Call for Honesty: The Writing Continuum

Bonnie Campbell-Hill’s Writing Continuum is a fantastic resource for  informing teaching and learning. When used on a regular basis it is extremely powerful. It is a part of NISTs language assessment methods.

I would like to achieve two things with this posting:

  1. Get a sense of who is using the Writing Continuum on a regular basis in their classroom.
  2. Encourage all of us to start being honest about what we are doing and not doing in our teaching.

So, I will start. I have been using the Writing Continuum for four years prior to coming to NIST… but have not used it since I have been teaching here as I have been caught up in doing other things.

What about you?

Are you using the Writing Continuum?  If so, how do you use it? If not, why is that?

Conceptual understandings from IB Language Arts Scope and Sequence Document

Image from hatta affendy on Flickr


  1. Chad

    The kids and I use the continuum to guide and focus us for reading and writing. Every 6 weeks (once per unit is my time of reference) we review our 2 reading and 2 writing targets. Each student will need to show evidence of how they have applied and grown in their learning and understanding of their targets. They decide whether they hit or missed their target. The students will move themselves (when the time is right) along the continuum. I always can do more with it. This has made me think about how I can show them that they can be across other phases and not stuck in the one phase. Seems obvious I know. I want to give them a few photos with arrows and have them pin point where they are across the full continuum. They have such varied skills and competency levels in different areas of the continuum. While we are being honest, I use to always use an A3 book of both continuums for each kid to write notes. It has come down to time. I simply can’t get to everything. I do have these A3 books; however, I get bogged down with other things. While I use the continuum to enhance student learning, I can always be and get better. Chad

    • Mr. Sam

      I have “borrowed” your wall display idea and will use it in conjunction with a Continuum Book. The book will be more detailed as students will have indicators in more than one section of the continuum. The wall display will have their photo in the “dominant” section of the continuum – if most of the students’ indicators are in the “Proficient” section in the book, therefore, their photo will be in the “Proficient” section on the wall.

  2. Kate Lynch

    I use the writing and reading continuum to inform myself for report writing (and more of course, but the report writing gives me the motivation). I print up the preconventional indicators in a table and put the children’s names in columns and then mark when I see evidence of each indicator and after 3 tally’s I highlight that indicator to show consistency. If I knew of a way to insert a photo into a reply here I would, but I think you can understand. All the EY team have these docs as a tool to use if they wish and EY2 can use the emerging as well (and EY1 of course if we have any students who are moving into the next phase of the continuum). Later this information collected on a one page document is transfered to students individual continuums. If you are advocating for ongoing use of these, which format would you like us to use, for consistency? I find the hardcopies most helpful and rather that than online data bases. Last year the EY team only did hard copies at the end of the year as we didn’t want to spend lots of time putting them into IES when we knew there was a change to Veracross on the horizon.

    • Mr. Sam

      I like the sound of your approach – maybe we can do a blog posting about it together so that you can put photos on?

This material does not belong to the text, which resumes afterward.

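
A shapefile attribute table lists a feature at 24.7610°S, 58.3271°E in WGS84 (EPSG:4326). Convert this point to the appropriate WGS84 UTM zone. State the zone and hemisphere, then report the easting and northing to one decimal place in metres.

Longitude 58.3271° lies in the 6° band [54°, 60°), giving zone 40; latitude is south of the equator, so 40S.
Zone 40 central meridian λ₀ = 6×40 − 183 = 57°; Δλ = +1.3271°.
Transverse Mercator on WGS84 with k₀ = 0.9996 gives E = 634183.008 m, N = 7260865.016 m.

Zone 40S: E 634183.0 m, N 7260865.0 m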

      I prefer hard copies as well as you can write anecdotal notes on them and generally just use them in a more on-going and ad-hoc way.

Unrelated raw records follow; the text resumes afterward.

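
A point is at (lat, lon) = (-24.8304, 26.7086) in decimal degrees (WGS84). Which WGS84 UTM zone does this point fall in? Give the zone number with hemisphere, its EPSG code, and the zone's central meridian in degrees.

Zone 35S (EPSG:32735), central meridian 27°

UTM zone = ⌊(λ + 180)/6⌋ + 1; 26.7086° ∈ [24°, 30°) → zone 35.
Hemisphere: S (φ < 0).
Central meridian λ₀ = 6×35 − 183 = 27°.
EPSG code: 32735.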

      We are talking about the best way to pass the information on to the next teachers, though, so any ideas about that are most welcome!

  3. Jill Bellamy

    I use the continuums to inform my teaching for individualised and group instruction as well as ideas for inquiries into how language works and its purpose. I have checklists for the first four stages and mark these as I notice the students independently displaying certain behaviours, attitudes and skills during conferencing, guided reading sessions or any other time I see things worth noting. I also write comments on these which I use when writing reports and discussing student work with others. Three times a year I transfer this information to the continuums. I find this easier to manage and more informative than marking the continuums all the time.

    The students all have the self assessment sheets that Bonnie Campbell Hill has as support materials for the continuums to trach their own development. At first I support them in marking these and understanding what the indicators mean but the students soon become very empowered with these and use them to set realistic goals. Instead of saying “I want to get better at writing,” they might say “I need to use beginning and end sounds when I spell words I don’t know.”

    I prefer the paper copies to the digital version. I think it is easier to see the development when you have all the stages next to each other rather than under each other plus I just have to open a folder and it’s all there.

    • Mr. Sam

      This is great stuff, thanks Jill!

      I love the fact that Year 1 students are so empowered by the continuum and that they are able to engage with the wording of the self-evaulation version. Giving the students the tools they need in order to be specific about their learning is invaluable. Even in Year 6, students still say “I need to improve my writing” but can only really do so once they know what their next steps are. And, the next steps are different for almost every student!!!

      I’m also a big fan of paper as it suits my personality. If it’s on paper I will use it and scribble on it and highlight it etc… If it’s on the computer, I am less likely to use it.

      But, how do we ensure that the continuum data is passed on each year?

  4. Jennifer

    Many of the teachers, like Jill and Kate, see the value of continuums in informing their teaching and, to a lesser extent as a self-assessment and goal setting strategy for their students. With these teachers there is never any problems in handing on the info…they are invested and are doing it anyway! I think for staff overall, helping each other really see the value of continuums is important…the continuums need to be constantly revisited, clarified and time spent collaboratively moderating samples…If we’re going to pass them on to inform the next teacher we need to share the same understandings of indicators.
    Putting the indicators on-line is very public in some ways so again we have to be really consistent in our judgements if going this route. Most teachers previously used the paper as well in that they transferred at certain points of the year to IES. At that stage this entry was a requirement that came from Admin. When entry on IES was a requirement I must say, many more paper copies were passed on at the end of the year!

    • Mr. Sam

      You make an important point here, Jen, the continuums really do need to be revisited regularly. That is certainly something we can do in creative ways – it’s all about boosting awareness of the continuums themselves and highlighting how user-friendly and child-centred they are.

  5. Colleen

    Like Jill (I learned from her) I use both the reading and writing continuums regularly to assess student learning, inform practice (knowing the next step), set goals with students and for reporting to parents. I too use the mentioned checklist to record my observations during guided reading sessions and Writer’s Workshop. I then transfer this information onto the continuums throughout the year. I think the continuums are a fantastic tool for guiding my teaching, it helps me to see where gaps are in my teaching – when certain indicators are left empty I know these are areas in my teaching I need to address. As a grade level we have also used the writing continuums to guide the moderation of writing samples across the grade.

    • Mr. Sam

      Yes, so useful not only for assessment of individuals students, but also as a more general indicator of language areas we still should address with our students.

      Have you ever found that anything is missing from the continuums? Are there important areas of reading and writing development that are not mentioned?